The overall impact from the Hong Kong disruptions by protesters for luxury firms appears manageable for now, but brands could see a sales hit between 10 percent to 60 percent if those protests continue through the end of 2019.
That’s the conclusion from equities analyst Oliver Chen and his team at Cowen & Co. One key concern is how the political unrest has intensified, paralyzing key parts of the city with flights canceled.
“We view the ongoing turmoil in Hong Kong combined with lower tourism inflow due to the strengthening Hong Kong dollar can be a headwind for our luxury retailers in our coverage,” the analyst said.
One risk factor that could drive the downside further, according to Chen, is if the disruptions continue even beyond 2019. And while there could be potential to offset the decline, that’s only provided that spending shifts to Taiwan, Macau and Mainland China.
“We believe companies with robust presence in Mainland China will feel the least impact from the Hong Kong sales decline,” Chen said. “We favor LVMH within our luxury stock universe, given its diversified portfolio of heritage brands, and robust demand in Mainland China could offset declining sales in Hong Kong.”
According to Cowen estimates, LVMH sees roughly 30 percent of its Asian sales, excluding Japan, come from Hong Kong. That translates to about an 8 percent total sales exposure in Hong Kong when viewed across LVMH’s global distribution network.

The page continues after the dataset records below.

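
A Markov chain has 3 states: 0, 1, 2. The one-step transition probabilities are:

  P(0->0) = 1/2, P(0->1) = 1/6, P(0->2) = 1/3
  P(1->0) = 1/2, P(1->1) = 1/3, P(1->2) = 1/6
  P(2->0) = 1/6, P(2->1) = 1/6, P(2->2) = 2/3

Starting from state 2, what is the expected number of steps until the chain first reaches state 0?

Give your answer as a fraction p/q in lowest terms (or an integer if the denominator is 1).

Answer: 30/7

Derivation:
Let h_i = expected steps to first reach 0 from state i.
Boundary: h_0 = 0.
First-step equations for the other states:
  h_1 = 1 + 1/2*h_0 + 1/3*h_1 + 1/6*h_2
  h_2 = 1 + 1/6*h_0 + 1/6*h_1 + 2/3*h_2

Substituting h_0 = 0 and rearranging gives the linear system (I - Q) h = 1:
  [2/3, -1/6] . (h_1, h_2) = 1
  [-1/6, 1/3] . (h_1, h_2) = 1

Solving yields:
  h_1 = 18/7
  h_2 = 30/7

Starting state is 2, so the expected hitting time is h_2 = 30/7.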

If Hong Kong sales were to decline between 10 percent to 60 percent on a year-over-year basis, then LVMH’s earnings per share could decrease in the range of 1 percent to 3 percent, Chen concluded.
As for a few other brands that do business in Hong Kong, Chen said Capri Holdings Ltd.’s sales exposure to Asia is relatively small at 4 percent. One big concern, however, is that the company might not have as much flexibility in recouping lost sales in Mainland China.
At Tapestry Inc., its sales exposure to Greater China–which includes Mainland China, Hong Kong, Macau and Taiwan–is roughly 15 percent. Chen estimated that about 25 percent of sales in the region come from Hong Kong. From an overall sales perspective, that equates to just a 4 percent exposure to Hong Kong for the leather accessories firm.
At just a 4 percent exposure to Hong Kong, both Capri and Tapestry could see an EPS decline by 1 percent in fiscal year 2020, presuming continued political disruptions cause the Hong Kong market to fall by 10 percent to 60 percent.